When asked about Andre going to college, Ramos says he feels proud, but he stresses. “When he come here and he was into the process of middle school, I heard a lot of negative things about him,” Ramos recalls. “People were saying about Andre that, when he turns fourteen, he's gonna be in ‘juvy.’ I was like wow, why? Because you say so?” Andre admits that he “was suspended of times from school for really dumb things.” At five suspensions, Andre was rambunctious in class and a bit hard to handle.

Andre reveals a little more about his past: “I was also in [non-severe handicap] classes for awhile because people thought that I needed to be in them.” From grades two through six, Andre was kept in classes for kids with special needs. “There was like a tag on his chest: ‘I’m a foster and I’m a bad kid.’ That's how people were looking into him,” says Andre’s foster father.

Ramos also says he tries to raise Andre with the understanding that when people tell him things about himself, he has the power to prove them wrong. An eighth grade teacher did the same thing – and Andre started to turn his life around. “I think it's from my past, when people are all like: ‘Oh you can't do this, you can't do that, you're stupid.’ That got to me and I was like you know what I can do this,” says Andre.

Andre has a Justin Bieber poster hung up in his room. When asked about his role models, he will admit one of them is, in fact, Justin Bieber, along with Michael Jackson. Andre wants to be a star. And he pursues his own artistic talents through weekly with singing lessons in downtown Richmond at The East Bay Center for the Performing Arts. He’s on a full scholarship there as part of a program that helps low income kids learn fine arts. He plans to try out for the TV talent show X-Factor next year, when he feels more ready. He’s got big dreams and he is inspired by his family and by the support he finds from teachers and counselors at Richmond High School.

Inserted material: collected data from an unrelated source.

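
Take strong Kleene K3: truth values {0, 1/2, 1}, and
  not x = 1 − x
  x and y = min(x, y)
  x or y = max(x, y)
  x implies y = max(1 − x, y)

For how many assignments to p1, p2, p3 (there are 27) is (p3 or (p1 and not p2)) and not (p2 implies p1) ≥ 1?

value 1: 1 assignment (counts)
value 1/2: 8 assignments
value 0: 18 assignments
So 1 of the 27 assignments meets the threshold.

1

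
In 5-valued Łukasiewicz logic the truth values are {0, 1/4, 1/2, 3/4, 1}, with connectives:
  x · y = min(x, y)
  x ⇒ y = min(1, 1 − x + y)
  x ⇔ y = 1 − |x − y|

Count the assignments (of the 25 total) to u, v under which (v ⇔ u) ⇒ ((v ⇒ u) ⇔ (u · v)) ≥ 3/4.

18

value 1: 13 assignments (counts)
value 3/4: 5 assignments (counts)
value 1/2: 4 assignments
value 1/4: 2 assignments
value 0: 1 assignment
So 18 of the 25 assignments meet the threshold.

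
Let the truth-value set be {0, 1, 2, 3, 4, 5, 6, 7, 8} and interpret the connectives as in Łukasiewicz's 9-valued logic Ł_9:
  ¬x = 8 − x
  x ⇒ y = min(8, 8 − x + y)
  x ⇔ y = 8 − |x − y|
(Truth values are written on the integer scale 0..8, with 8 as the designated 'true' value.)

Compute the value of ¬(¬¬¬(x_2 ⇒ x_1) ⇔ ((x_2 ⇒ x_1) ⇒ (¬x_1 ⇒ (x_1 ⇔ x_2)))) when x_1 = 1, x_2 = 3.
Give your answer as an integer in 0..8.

x_2 ⇒ x_1 = 3 ⇒ 1 = 6
¬(x_2 ⇒ x_1) = ¬6 = 2
¬¬(x_2 ⇒ x_1) = ¬2 = 6
¬¬¬(x_2 ⇒ x_1) = ¬6 = 2
x_2 ⇒ x_1 = 3 ⇒ 1 = 6
¬x_1 = ¬1 = 7
x_1 ⇔ x_2 = 1 ⇔ 3 = 6
¬x_1 ⇒ (x_1 ⇔ x_2) = 7 ⇒ 6 = 7
(x_2 ⇒ x_1) ⇒ (¬x_1 ⇒ (x_1 ⇔ x_2)) = 6 ⇒ 7 = 8
¬¬¬(x_2 ⇒ x_1) ⇔ ((x_2 ⇒ x_1) ⇒ (¬x_1 ⇒ (x_1 ⇔ x_2))) = 2 ⇔ 8 = 2
¬(¬¬¬(x_2 ⇒ x_1) ⇔ ((x_2 ⇒ x_1) ⇒ (¬x_1 ⇒ (x_1 ⇔ x_2)))) = ¬2 = 6

6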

At the Career and College center, dozens of students filter through everyday. Angelica Arriega, who works there, says she’s has “a few kids that actually call [her] mom.” Arriega is with a nonprofit called College is Real, which serves about 100 kids. Grants and donations cover its $100,000 budget, which pays for college testing and application fees. The program is one of four in the counseling center that helps students with college applications.

Arriega says many students don’t enter Richmond High School thinking that they will continue on to higher education. “I don't think they're necessarily making the connection that they can go to school. They just see Richmond High as a negative place that they should try to avoid,” she says with a tone of distress.

Nikolitsa Paranomos works for two nonprofits: Destination College and the Early Academic Outreach Program. She splits her time between Richmond and neighboring De Anza High. She claims there is a certain tenacity and philosophy that goes with college counseling. “Consistency and follow through and sincerity is really important and I think the problem with my position is that I’m in two places at once. [Students] don't really care if you’re the most on point college advisor,” Paranomos admits. “It's if you’re there that means a lot – just being there physically so they can come to you.”

Krista Jann runs the counseling center, working with about a third of Richmond’s students, including Andre Taylor. She says part of her job is fundamentally convincing kids to aspire.

At the end of March, Andre took a trip with a college prep program called Upward Bound. He hiked 14 miles on his first backpacking trip with the school. When he got back home, the letters from colleges had started to arrive. UC Berkeley, Andre’s top choice, came first. He did not get in. “That was my dream school,” he says with disappointment. “But it's okay.”

He still had many applications out, but then it got worse. “Then I got rejected by four more schools that day. And it didn't hit me until I got rejected by the fourth, I mean the fifth out of the five I got rejected by and I was like ‘Dang,’” Andre remembers.

Andre was accepted into UC Merced, which was the only UC to increase its acceptances this year. He made plans to go there and eventually warmed up to the idea.

That was until mid-May, when he found out he was accepted into UC Santa Barbara after being waitlisted. His simple response was: “It’s amazing.” That’s because UCSB is ranked by US News and World Report as one of the top 50 schools in the country. Getting in is something of a dream come true for Andre and still, he wasn’t sure. He’d be far from home, on his own, and he’d had trouble before when he didn’t feel supported.

In attempts to make a decision, Andre talked to family and friends. “I talked to my foster father. He just said. ‘You're 18 Andre, you should be able to do whatever you want. You should be able to take whatever risk you want. And you will see in the end whether it was a good decision or not. But I want you to make that decision.’ So I was like, ‘Okay.’ And that was that.”

Andre Taylor will leave Richmond soon. He says he’s loved his time here. It wasn’t always that way, but with some help, he started to find himself. And he’s got a chance, now, to become whatever he wants to be.